Following on this earlier post regarding the new Enron documentary Smartest Guys in the Room, the Houston Press’ Joe Leydon is breathless in praising the documentary:
Please don’t misunderstand: Alex Gibney has no great beef with capitalism. Indeed, many of his best friends back in Summit, New Jersey, are investment bankers. But when Gibney looks at the prodigious rise and precipitous fall of Enron in Enron: The Smartest Guys in the Room, the remarkable documentary that premiered January 22 at the Sundance Film Festival, the award-winning filmmaker sees the collateral damage of an economic system dangerously out of whack. And when he looks at Ken Lay and Jeff Skilling, the former Enron executives now charged with perpetrating egregious fraud and deception during their stewardship of the now-bankrupt company, Gibney sees the lead players in a worst-case scenario that eventually could undermine capitalism itself.
My goodness. I haven’t seen the Enron documentary yet, so I will reserve comment on it until I do. However, it is staggering that presumably bright people such as Mr. Leydon write such drivel in a film review without even seeking so much as a comment from an objective business or legal commentator regarding the film’s portrayal of Enron. I mean, how many “Sherron Watkins good/Enron bad” stories are we going to have to endure before the mainstream media (“MSM”) or moviemakers move on to some of the really important issues raised by the Enron saga? At this point, does anyone even recall that Ms. Watkins’ famous memo to Ken Lay essentially depicted Enron’s now infamous accounting problems related to Andrew Fastow‘s off-balance sheet partnerships as a manageable public relations problem?
To understand this phenomena, it is helpful to take some time and review Professor Ribstein’s recent post and his interesting law review article — Wall Street and Vine: Hollywood’s View of Business — on how business is portrayed in film. Here is the abstract and the conclusion of Professor Ribstein’s article:
American films have long presented a negative view of business. This article is the first comprehensive and in-depth analysis of filmmakers’ attitude toward business. It shows that it is not business that filmmakers dislike, but rather the control of firms by profit-maximizing capitalists.
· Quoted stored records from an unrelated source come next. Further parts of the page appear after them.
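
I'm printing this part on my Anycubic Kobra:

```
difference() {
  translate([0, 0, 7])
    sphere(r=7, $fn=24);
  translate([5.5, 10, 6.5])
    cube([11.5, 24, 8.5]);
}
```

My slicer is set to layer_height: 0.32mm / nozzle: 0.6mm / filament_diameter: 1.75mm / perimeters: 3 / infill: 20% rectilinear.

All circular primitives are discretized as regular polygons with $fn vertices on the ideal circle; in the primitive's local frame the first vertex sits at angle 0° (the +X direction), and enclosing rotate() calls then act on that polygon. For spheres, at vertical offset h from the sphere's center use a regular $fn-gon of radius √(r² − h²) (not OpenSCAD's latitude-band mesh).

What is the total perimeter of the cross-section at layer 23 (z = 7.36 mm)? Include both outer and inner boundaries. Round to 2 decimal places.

At z = 7.36 mm: the r=7 sphere slices to a regular 24-gon of circumradius 6.991 (√(r²−h²) with h=0.36 from center) (perimeter = 2·24·6.991·sin(180°/24) = 43.80 mm); the cube at (5.5, 10) (footprint 11.5×24) is included at this height (perimeter 71.00 mm); Subtracting the remaining from the first: starting from the r=7 sphere, the 11.5×24 cube at (5.5, 10) misses the remaining region (no effect) — boundary = 43.80 mm. Overall, the cross-section is a single solid region. Total boundary length (outer) = 43.80 mm.

43.80 mm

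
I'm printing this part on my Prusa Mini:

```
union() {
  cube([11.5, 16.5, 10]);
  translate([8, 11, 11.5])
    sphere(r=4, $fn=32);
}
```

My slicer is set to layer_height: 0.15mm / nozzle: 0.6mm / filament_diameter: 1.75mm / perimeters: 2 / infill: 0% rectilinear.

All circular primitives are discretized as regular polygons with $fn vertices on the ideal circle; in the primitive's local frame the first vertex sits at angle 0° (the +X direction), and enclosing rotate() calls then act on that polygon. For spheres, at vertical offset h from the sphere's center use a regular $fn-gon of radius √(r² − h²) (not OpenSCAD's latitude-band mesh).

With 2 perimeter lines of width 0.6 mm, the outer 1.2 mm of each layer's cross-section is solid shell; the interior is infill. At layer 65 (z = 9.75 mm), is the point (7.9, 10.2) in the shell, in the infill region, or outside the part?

At z = 9.75 mm: the cube (footprint 11.5×16.5) is included at this height; the r=4 sphere at (8, 11) slices to a regular 32-gon of circumradius 3.597 (√(r²−h²) with h=1.75 from center); Taking the union: the regions partially overlap (shared area 40.29 mm²), so overlapping operands fuse into one piece — 1 connected region. Overall, the cross-section is a single solid region. The nearest boundary edge runs (11.50, 10.21)→(11.50, 0.00); distance from the point to it = 3.60 mm. The point is inside the cross-section and 3.60 mm from the nearest boundary — more than the 1.2 mm shell width (2 × 0.6), so it's in the infill interior.

infill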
The article argues that this dislike stems from filmmakers’ resentment of capitalists’ constraints on their artistic vision. Filmmakers’ portrayal of business is significant because films have persuasive power that tips the political balance toward business regulation.
Generations of filmgoers have sat in darkened theatres regaled by larger-than-life images of the evils of capital. This consistent message is not mere happenstance. Films are made by people who work for and have particular attitudes about business firms. Moreover, the fantasy about business that audiences see presented in films has real world political effects in government regulation of business. The trial lawyer as hero becomes the trial lawyer as vice-presidential candidate. Filmmakers? attitude toward business may change as the medium evolves. In the meantime, the best way to counteract films? misleading message about business is to let business speak for itself.
So, while moviemakers and the MSM continue to trot out stories on the Enron morality play, they ignore the harder but more compelling stories — the sad case of Jamie Olis, the federal government blithely depriving thousands of innocent people jobs by pursuing a questionable prosecution of Arthur Andersen, the “Justice” Department sledgehammering businesspeople into pleading guilty to dubious criminal charges out of fear of receiving of what amounts to a life sentence if they risk asserting their Constitutional right to a trial, how Enron’s corporate governance system contributed to the company’s collapse. The list of fascinating issues goes on and on.
As Professor Ribstein notes, depth does not sell well in Hollywood, at least in regard to portrayal of business in films. But maybe, just maybe, a Pulitizer Prize is waiting for an enterprising reporter who is willing to go beyond the simple story of Enron and examine the complex issues that are really at the core of the fascinating Enron tale.